Один захватил рюкзак со своими коктейлями, корзинку с ягодами, набранными в лесу втихую от Катюши, и злаковыми печеньками, которые он как смог, так и приготовил ещё вчера вечером.

– Один, а универсалы совсем не купаются? – крикнула Катюша и нырнула.

– Если тонуть начнёшь, то будут, – ответил Один, когда она вынырнула.

– А-а! Тону!

– У меня один рюкзак зарядников, так что или ты тонешь или секс. Выбирай!

– Всё, всё! Вылезаю! Не спасай меня!

– Я догадывался о твоём выборе, – ответил он, расстилая скатерть и расставляя на ней дары леса.

Катюша, вся мокрая, подбежала к нему, увидела «стол».

– Ух ты! Сколько всего!

– Всё тебе. А то ты меня уже два месяца кормишь, а я тебя всего раз на ужин приглашал.

– Тебя кормлю, это когда смотрю на индикатор и коктейльчики подаю?

– Ой, знаешь как напрягает постоянно следить за этим! Так что ты выполняешь тяжёлый труд.

Катюша рассмеялась.

– А я читала, что раньше приготовление пищи в самом деле тяжёлым трудом было. Это так?

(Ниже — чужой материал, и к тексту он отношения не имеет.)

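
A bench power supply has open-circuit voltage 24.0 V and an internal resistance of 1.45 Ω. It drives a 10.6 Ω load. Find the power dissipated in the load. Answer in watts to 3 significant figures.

With r and R in series, I = ε/(r+R); the load dissipates I²R.
I = ε / (r + R) = 24.0 / (1.45 + 10.6) = 1.992 A
P_load = I² R = (1.992)² × 10.6 = 42.05 W

42.0 W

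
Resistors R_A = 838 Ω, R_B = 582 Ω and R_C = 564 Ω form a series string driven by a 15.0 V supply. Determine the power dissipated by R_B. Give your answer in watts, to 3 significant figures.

0.0333 W

The current is common to all series resistors; compute it, then apply P = I²R for the target.
R_total = 838 + 582 + 564 = 1984 Ω
I = V / R_total = 15.0 / 1984 = 0.007560 A
P_R_B = I² × R_B = (0.007560)² × 582 = 0.03327 W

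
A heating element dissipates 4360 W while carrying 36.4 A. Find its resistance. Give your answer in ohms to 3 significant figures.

3.29 Ω

The two known quantities fix the third via R = P / I².
R = 4360 / (36.40)² = 3.291 Ω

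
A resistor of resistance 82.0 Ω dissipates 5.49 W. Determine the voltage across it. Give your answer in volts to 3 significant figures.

21.2 V

From P = V I = I²R = V²/R, with the two given quantities we get V = √(P R).
V = √(5.49 × 82.0) = 21.22 V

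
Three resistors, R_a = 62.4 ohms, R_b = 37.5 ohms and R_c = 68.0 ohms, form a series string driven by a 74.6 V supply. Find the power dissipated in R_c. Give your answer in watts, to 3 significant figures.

13.4 W

In a series string the same current flows through every resistor — find that current, then P = I²R for the one we want.
R_total = 62.4 + 37.5 + 68.0 = 167.9 Ω
I = V / R_total = 74.6 / 167.9 = 0.4443 A
P_R_c = I² × R_c = (0.4443)² × 68.0 = 13.42 W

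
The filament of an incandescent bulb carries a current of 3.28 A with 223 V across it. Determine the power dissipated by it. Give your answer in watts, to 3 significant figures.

With V and I both given, power follows immediately from P = V I.
P = 223 V × 3.280 A = 731.4 W

731 W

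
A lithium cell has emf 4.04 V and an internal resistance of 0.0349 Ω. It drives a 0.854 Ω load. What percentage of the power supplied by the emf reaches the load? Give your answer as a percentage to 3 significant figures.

96.1 %

Both r and R carry the same current, so the power split is just the resistance split: η = R/(R+r).
η = R / (R + r) = 0.854 / (0.854 + 0.0349) = 0.9607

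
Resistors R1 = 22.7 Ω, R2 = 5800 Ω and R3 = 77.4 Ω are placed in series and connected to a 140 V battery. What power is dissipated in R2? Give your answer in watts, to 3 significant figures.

3.27 W

Since the resistors are in series they all carry the loop current I = V/R_total; the power in any one is I²R.
R_total = 22.7 + 5800 + 77.4 = 5900 Ω
I = V / R_total = 140 / 5900 = 0.02373 A
P_R2 = I² × R2 = (0.02373)² × 5800 = 3.266 W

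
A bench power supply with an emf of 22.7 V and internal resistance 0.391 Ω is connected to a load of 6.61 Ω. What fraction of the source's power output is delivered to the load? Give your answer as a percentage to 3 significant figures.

η = P_load/(P_load+P_int) = I²R/(I²R+I²r) = R/(R+r) — the I² cancels for series elements.
η = R / (R + r) = 6.61 / (6.61 + 0.391) = 0.9442

94.4 %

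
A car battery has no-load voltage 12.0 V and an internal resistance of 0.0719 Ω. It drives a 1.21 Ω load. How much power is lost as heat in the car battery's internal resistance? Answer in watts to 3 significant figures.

6.30 W

Internal loss is I²r, with I set by the total series resistance r+R.
I = ε / (r + R) = 12.0 / (0.0719 + 1.21) = 9.361 A
P_int = I² r = (9.361)² × 0.0719 = 6.301 W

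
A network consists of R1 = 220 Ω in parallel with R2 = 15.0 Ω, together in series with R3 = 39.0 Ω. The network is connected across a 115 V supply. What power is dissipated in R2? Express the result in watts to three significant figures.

Combine R1 and R2 into their parallel equivalent first, reducing the network to two series resistors.
R_p = (220×15.0)/(220+15.0) = 14.04 Ω
R_total = R_p + 39.0 = 14.04 + 39.0 = 53.04 Ω
I = V / R_total = 115 / 53.04 = 2.168 A
Voltage across the parallel pair: V_p = I × R_p = 2.168 × 14.04 = 30.45 V
R2 has V_p across it, so P = V_p²/R2.
P_R2 = (30.45)² / 15.0 = 61.79 W

61.8 W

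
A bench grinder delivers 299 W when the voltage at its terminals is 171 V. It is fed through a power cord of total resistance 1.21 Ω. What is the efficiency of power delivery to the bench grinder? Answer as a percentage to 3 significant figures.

98.8 %

I = P / V = 299 / 171 = 1.749 A through the power cord.
P_line = I² R_line = (1.749)² × 1.21 = 3.699 W
P_source = P_load + P_line = 299.0 + 3.699 = 302.7 W
η = P_load / P_source = 299.0 / 302.7 = 0.9878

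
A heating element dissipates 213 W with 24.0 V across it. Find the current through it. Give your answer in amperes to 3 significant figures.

8.88 A

From P = V I = I²R = V²/R, with the two given quantities we get I = P / V.
I = 213 / 24.0 = 8.875 A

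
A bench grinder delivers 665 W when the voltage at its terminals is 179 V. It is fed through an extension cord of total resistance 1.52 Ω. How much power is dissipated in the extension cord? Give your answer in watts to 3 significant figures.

The extension cord is a series resistance carrying the load current; its dissipation is I²R_line.
I = P / V = 665 / 179 = 3.715 A through the extension cord.
P_line = I² R_line = (3.715)² × 1.52 = 20.98 W

21.0 W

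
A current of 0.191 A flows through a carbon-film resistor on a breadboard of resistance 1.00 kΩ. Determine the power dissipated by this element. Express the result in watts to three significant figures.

The current through and the resistance of the element are both given; use P = I²R.
P = (0.1910 A)² × 1000 Ω = 36.48 W

36.5 W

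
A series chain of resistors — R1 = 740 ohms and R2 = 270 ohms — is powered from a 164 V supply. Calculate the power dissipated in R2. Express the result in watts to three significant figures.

7.12 W

Since the resistors are in series they all carry the loop current I = V/R_total; the power in any one is I²R.
R_total = 740 + 270 = 1010 Ω
I = V / R_total = 164 / 1010 = 0.1624 A
P_R2 = I² × R2 = (0.1624)² × 270 = 7.119 W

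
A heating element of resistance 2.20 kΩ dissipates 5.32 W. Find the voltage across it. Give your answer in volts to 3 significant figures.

Inverting the appropriate power form: V = √(P R).
V = √(5.32 × 2200) = 108.2 V

108 V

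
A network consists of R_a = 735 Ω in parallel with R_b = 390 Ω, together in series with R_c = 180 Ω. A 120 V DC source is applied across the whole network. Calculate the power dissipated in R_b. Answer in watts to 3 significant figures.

12.7 W

First find R_p for the parallel pair, then treat R_p + R_c as a series loop.
R_p = (735×390)/(735+390) = 254.8 Ω
R_total = R_p + 180 = 254.8 + 180 = 434.8 Ω
I = V / R_total = 120 / 434.8 = 0.2760 A
Voltage across the parallel pair: V_p = I × R_p = 0.2760 × 254.8 = 70.32 V
R_b has V_p across it, so P = V_p²/R_b.
P_R_b = (70.32)² / 390 = 12.68 W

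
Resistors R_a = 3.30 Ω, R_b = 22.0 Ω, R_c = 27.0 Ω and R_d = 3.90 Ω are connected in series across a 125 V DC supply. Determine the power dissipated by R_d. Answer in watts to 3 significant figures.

19.3 W

Series elements share the same current, so find I first, then use P = I²R.
R_total = 3.30 + 22.0 + 27.0 + 3.90 = 56.20 Ω
I = V / R_total = 125 / 56.20 = 2.224 A
P_R_d = I² × R_d = (2.224)² × 3.90 = 19.29 W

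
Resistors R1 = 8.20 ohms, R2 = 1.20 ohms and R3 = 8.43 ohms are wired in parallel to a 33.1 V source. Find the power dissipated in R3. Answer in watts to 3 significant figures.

Parallel branches share the same voltage; P = V²/R gives the branch power in one step.
P_R3 = V² / R3 = (33.1)² / 8.43 Ω = 130.0 W

130 W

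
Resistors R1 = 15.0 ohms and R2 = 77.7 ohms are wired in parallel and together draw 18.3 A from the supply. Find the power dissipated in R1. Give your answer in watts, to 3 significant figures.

Only the total current is stated, so first find the parallel equivalent to get the voltage across the combination.
1/R_eq = 1/15.0 + 1/77.7 ⇒ R_eq = 12.57 Ω
V = I_total × R_eq = 18.30 × 12.57 = 230.1 V
P_R1 = V² / R1 = (230.1)² / 15.0 = 3529 W

3530 W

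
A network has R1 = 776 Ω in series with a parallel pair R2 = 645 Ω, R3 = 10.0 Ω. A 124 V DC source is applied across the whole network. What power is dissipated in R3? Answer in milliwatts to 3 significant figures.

241 mW

First combine the parallel branches into one equivalent R_p, then R1 + R_p is a series pair.
R_p = (645×10.0)/(645+10.0) = 9.847 Ω
R_total = 776 + 9.847 = 785.8 Ω
I = V / R_total = 124 / 785.8 = 0.1578 A
Voltage across the parallel pair: V_p = I × R_p = 0.1578 × 9.847 = 1.554 V
With V_p across R3, its power is V_p²/R3.
P_R3 = (1.554)² / 10.0 = 0.2414 W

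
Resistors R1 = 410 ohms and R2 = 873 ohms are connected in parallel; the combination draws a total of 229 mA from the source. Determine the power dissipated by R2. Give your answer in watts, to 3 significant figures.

We need the common branch voltage; get it from I_total × R_eq, then P = V²/R for the branch.
1/R_eq = 1/410 + 1/873 ⇒ R_eq = 279.0 Ω
V = I_total × R_eq = 0.2290 × 279.0 = 63.89 V
P_R2 = V² / R2 = (63.89)² / 873 = 4.675 W

4.68 W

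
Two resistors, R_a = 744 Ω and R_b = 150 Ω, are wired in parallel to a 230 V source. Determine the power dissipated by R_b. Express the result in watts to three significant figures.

Parallel branches share the same voltage; P = V²/R gives the branch power in one step.
P_R_b = V² / R_b = (230)² / 150 Ω = 352.7 W

353 W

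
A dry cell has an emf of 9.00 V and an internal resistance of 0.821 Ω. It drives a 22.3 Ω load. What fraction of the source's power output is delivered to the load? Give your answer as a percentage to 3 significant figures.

96.4 %

η = P_load/(P_load+P_int) = I²R/(I²R+I²r) = R/(R+r) — the I² cancels for series elements.
η = R / (R + r) = 22.3 / (22.3 + 0.821) = 0.9645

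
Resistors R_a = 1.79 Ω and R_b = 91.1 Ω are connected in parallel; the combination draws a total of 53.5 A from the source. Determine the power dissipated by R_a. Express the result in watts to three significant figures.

4930 W

Only the total current is stated, so first find the parallel equivalent to get the voltage across the combination.
1/R_eq = 1/1.79 + 1/91.1 ⇒ R_eq = 1.756 Ω
V = I_total × R_eq = 53.50 × 1.756 = 93.92 V
P_R_a = V² / R_a = (93.92)² / 1.79 = 4928 W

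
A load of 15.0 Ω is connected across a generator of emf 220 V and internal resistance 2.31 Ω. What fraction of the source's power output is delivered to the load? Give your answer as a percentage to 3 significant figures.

86.7 %

η = P_load/(P_load+P_int) = I²R/(I²R+I²r) = R/(R+r) — the I² cancels for series elements.
η = R / (R + r) = 15.0 / (15.0 + 2.31) = 0.8666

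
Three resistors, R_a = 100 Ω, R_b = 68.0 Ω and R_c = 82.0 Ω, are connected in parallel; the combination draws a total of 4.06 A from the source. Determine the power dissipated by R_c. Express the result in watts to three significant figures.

The branches share the same voltage, but only the total current is given — find V from the equivalent resistance first.
1/R_eq = 1/100 + 1/68.0 + 1/82.0 ⇒ R_eq = 27.10 Ω
V = I_total × R_eq = 4.060 × 27.10 = 110.0 V
P_R_c = V² / R_c = (110.0)² / 82.0 = 147.6 W

148 W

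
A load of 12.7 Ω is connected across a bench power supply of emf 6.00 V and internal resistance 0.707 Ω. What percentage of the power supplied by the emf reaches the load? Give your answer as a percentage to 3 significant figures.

The source delivers εI, of which I²R reaches the load and I²r is lost; since I is common, η = R/(R+r).
η = R / (R + r) = 12.7 / (12.7 + 0.707) = 0.9473

94.7 %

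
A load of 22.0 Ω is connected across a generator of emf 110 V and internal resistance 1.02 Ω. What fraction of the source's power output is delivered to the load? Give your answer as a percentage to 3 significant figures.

95.6 %

The source delivers εI, of which I²R reaches the load and I²r is lost; since I is common, η = R/(R+r).
η = R / (R + r) = 22.0 / (22.0 + 1.02) = 0.9557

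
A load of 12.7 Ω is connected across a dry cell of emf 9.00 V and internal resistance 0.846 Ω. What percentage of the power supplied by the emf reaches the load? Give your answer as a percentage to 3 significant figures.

Efficiency is P_load / P_total. With a series r and R sharing the same I, P = I²R for each, so η = R/(R+r).
η = R / (R + r) = 12.7 / (12.7 + 0.846) = 0.9375

93.8 %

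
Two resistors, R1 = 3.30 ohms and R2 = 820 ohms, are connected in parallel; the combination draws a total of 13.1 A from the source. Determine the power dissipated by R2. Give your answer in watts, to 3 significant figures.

2.26 W

The branches share the same voltage, but only the total current is given — find V from the equivalent resistance first.
1/R_eq = 1/3.30 + 1/820 ⇒ R_eq = 3.287 Ω
V = I_total × R_eq = 13.10 × 3.287 = 43.06 V
P_R2 = V² / R2 = (43.06)² / 820 = 2.261 W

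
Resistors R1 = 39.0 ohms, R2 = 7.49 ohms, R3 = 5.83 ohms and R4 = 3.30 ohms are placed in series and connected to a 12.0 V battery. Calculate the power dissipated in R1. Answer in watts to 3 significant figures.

In a series string the same current flows through every resistor — find that current, then P = I²R for the one we want.
R_total = 39.0 + 7.49 + 5.83 + 3.30 = 55.62 Ω
I = V / R_total = 12.0 / 55.62 = 0.2157 A
P_R1 = I² × R1 = (0.2157)² × 39.0 = 1.815 W

1.82 W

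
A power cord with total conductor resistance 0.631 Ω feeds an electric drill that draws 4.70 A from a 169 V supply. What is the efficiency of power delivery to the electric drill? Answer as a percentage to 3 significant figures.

98.2 %

The power cord carries the full 4.70 A.
P_line = I² R_line = (4.700)² × 0.631 = 13.94 W
P_source = V I = 169 × 4.700 = 794.3 W; P_load = 780.4 W
η = P_load / P_source = 780.4 / 794.3 = 0.9825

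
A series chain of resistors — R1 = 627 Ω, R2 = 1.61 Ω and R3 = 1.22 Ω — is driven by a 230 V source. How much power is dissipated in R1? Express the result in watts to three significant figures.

Series elements share the same current, so find I first, then use P = I²R.
R_total = 627 + 1.61 + 1.22 = 629.8 Ω
I = V / R_total = 230 / 629.8 = 0.3652 A
P_R1 = I² × R1 = (0.3652)² × 627 = 83.61 W

83.6 W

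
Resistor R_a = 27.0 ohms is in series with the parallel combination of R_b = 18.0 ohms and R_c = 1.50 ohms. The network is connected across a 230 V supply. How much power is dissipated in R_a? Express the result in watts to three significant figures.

Collapse R_b‖R_c to a single equivalent, reducing the network to two series elements.
R_p = (18.0×1.50)/(18.0+1.50) = 1.385 Ω
R_total = 27.0 + 1.385 = 28.38 Ω
I = V / R_total = 230 / 28.38 = 8.103 A
R_a is in the main series path, so its power is I²R_a.
P_R_a = (8.103)² × 27.0 = 1773 W

1770 W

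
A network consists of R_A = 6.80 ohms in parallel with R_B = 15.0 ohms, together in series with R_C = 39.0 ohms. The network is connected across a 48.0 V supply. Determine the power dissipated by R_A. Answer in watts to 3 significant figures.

Collapse the R_A‖R_B pair into one equivalent R_p; then R_p and R_C form a series string.
R_p = (6.80×15.0)/(6.80+15.0) = 4.679 Ω
R_total = R_p + 39.0 = 4.679 + 39.0 = 43.68 Ω
I = V / R_total = 48.0 / 43.68 = 1.099 A
Voltage across the parallel pair: V_p = I × R_p = 1.099 × 4.679 = 5.142 V
R_A has V_p across it, so P = V_p²/R_A.
P_R_A = (5.142)² / 6.80 = 3.888 W

3.89 W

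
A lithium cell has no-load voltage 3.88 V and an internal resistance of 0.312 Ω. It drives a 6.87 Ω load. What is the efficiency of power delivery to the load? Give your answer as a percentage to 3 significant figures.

η = P_load/(P_load+P_int) = I²R/(I²R+I²r) = R/(R+r) — the I² cancels for series elements.
η = R / (R + r) = 6.87 / (6.87 + 0.312) = 0.9566

95.7 %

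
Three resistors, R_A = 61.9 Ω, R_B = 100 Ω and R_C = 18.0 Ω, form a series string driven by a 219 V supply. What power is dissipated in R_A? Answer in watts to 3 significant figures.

91.7 W

The current is common to all series resistors; compute it, then apply P = I²R for the target.
R_total = 61.9 + 100 + 18.0 = 179.9 Ω
I = V / R_total = 219 / 179.9 = 1.217 A
P_R_A = I² × R_A = (1.217)² × 61.9 = 91.73 W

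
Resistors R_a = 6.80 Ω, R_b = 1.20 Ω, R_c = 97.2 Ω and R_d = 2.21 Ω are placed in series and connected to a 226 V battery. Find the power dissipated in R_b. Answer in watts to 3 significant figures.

The current is common to all series resistors; compute it, then apply P = I²R for the target.
R_total = 6.80 + 1.20 + 97.2 + 2.21 = 107.4 Ω
I = V / R_total = 226 / 107.4 = 2.104 A
P_R_b = I² × R_b = (2.104)² × 1.20 = 5.313 W

5.31 W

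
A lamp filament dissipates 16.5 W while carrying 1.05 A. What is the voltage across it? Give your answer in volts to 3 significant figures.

Rearranging the power relation for the two known quantities gives V = P / I.
V = 16.5 / 1.050 = 15.71 V

15.7 V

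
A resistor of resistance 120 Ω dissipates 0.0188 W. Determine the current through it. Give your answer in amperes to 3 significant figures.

0.0125 A

Inverting the appropriate power form: I = √(P / R).
I = √(0.0188 / 120) = 0.01252 A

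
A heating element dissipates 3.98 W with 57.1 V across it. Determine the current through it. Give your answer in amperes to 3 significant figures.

0.0697 A

From P = V I = I²R = V²/R, with the two given quantities we get I = P / V.
I = 3.98 / 57.1 = 0.06970 A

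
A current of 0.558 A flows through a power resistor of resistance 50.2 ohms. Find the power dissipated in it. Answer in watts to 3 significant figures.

15.6 W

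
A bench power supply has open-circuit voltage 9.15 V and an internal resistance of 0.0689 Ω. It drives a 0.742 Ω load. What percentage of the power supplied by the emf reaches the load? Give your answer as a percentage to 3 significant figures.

91.5 %

Both r and R carry the same current, so the power split is just the resistance split: η = R/(R+r).
η = R / (R + r) = 0.742 / (0.742 + 0.0689) = 0.9150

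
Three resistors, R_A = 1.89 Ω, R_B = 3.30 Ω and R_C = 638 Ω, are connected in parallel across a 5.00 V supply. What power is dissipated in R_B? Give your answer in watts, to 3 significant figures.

R_B sits directly across the source, so P = V²/R with V = 5.00 V.
P_R_B = V² / R_B = (5.00)² / 3.30 Ω = 7.576 W

7.58 W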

– Конечно тяжёлым! Я вчера с этими печенюгами весь вечер провозился!

– Это же очень просто!

– Теперь знаю, что просто. Надо было делать, как ты: смешать все зёрна, да склеить мёдом или соком. А я нашёл старинный рецепт, даже пришлось достать некоторые приборы из лаборатории, чтобы их сделать.

– Из военных трофеев?

– Да, в то время без обработанной пищи никак было…

– Но получилось вкусно, – жуя сказала Катюша.

– И бесполезно, только калории наедаешь.

– Ты виноват, ты и будешь помогать калории сбрасывать! Сейчас я только их все съем.

– Увидели бы древние твой ужин, долго бы смеялись.

– Почему? – спросила она, горстями закидывая в рот ягоды.

– А было две крайности: одни проживали в тяжёлых условиях, где добыть пропитание было действительно трудно, а преобразователя Лайноса тогда не было, а другие просто жиру бесились. Целый культ еды существовал. В результате одни вкалывали за краюху хлеба, другие страдали от ожирения или других болезней, выбрасывали еду. Постепенно таких, кто питался как ты и все люди сейчас, стало большинство, и культ еды ушёл в прошлое. Все поняли, что много ведь не надо.

Хотя глядя на то, как Катюша с аппетитом догрызает последнюю печеньку и горсть ягод, он начал сомневаться в подобном утверждении.

– Но и мало не должно быть, – добавил он.

– Ага, – сказала она.

– В сети есть жуткие рецепты, большинство из них сейчас запрещено.

– Ну и правильно, – проговорила Катюша, вливая в себя родниковую лесную воду из чёрной бутылочки, позаимствованной у Одина. Свою бутылку она последнее время часто забывала, так же как и корзинку с едой.

«Интересно, – думал он, – как долго с ней ещё нельзя будет поговорить ни о чём серьёзном». Где-то в электронном мозгу щёлкнул ответ: «Один полный цикл».

«Совсем не долго», – с сожалением подумал он. Потом её мозг получит сигнал о том, что данный самец для неё бесполезен, и что будет дальше, он не знал.

Всё это время, пока он лежал, медленно пил свой коктейль и пытался начать историческую дискуссию, он умилялся и восхищался ею. Она сидела, распустив длинные мокрые волосы; купальник из дымчатой ткани, который она наконец-то купила, служащий ей в жаркие летние дни и рабочей одеждой, почти высох и распушился на ней, стал почти непрозрачным. Она жадно поедала всё, разложенное на скатерти, что-то ему отвечала, а в глазах ни на секунду не потухали искорки, делающие её и немножко глупой, и жутко работоспособной, и такой милой для Одина.

Сожалел ли он о чём-то? Нет. Он машина и бесплоден – это факт. Она – человек, женщина репродуктивного возраста – это тоже факт. И пока эти искорки горят, эти два факта не мешают друг другу. А потом… а потом видно будет.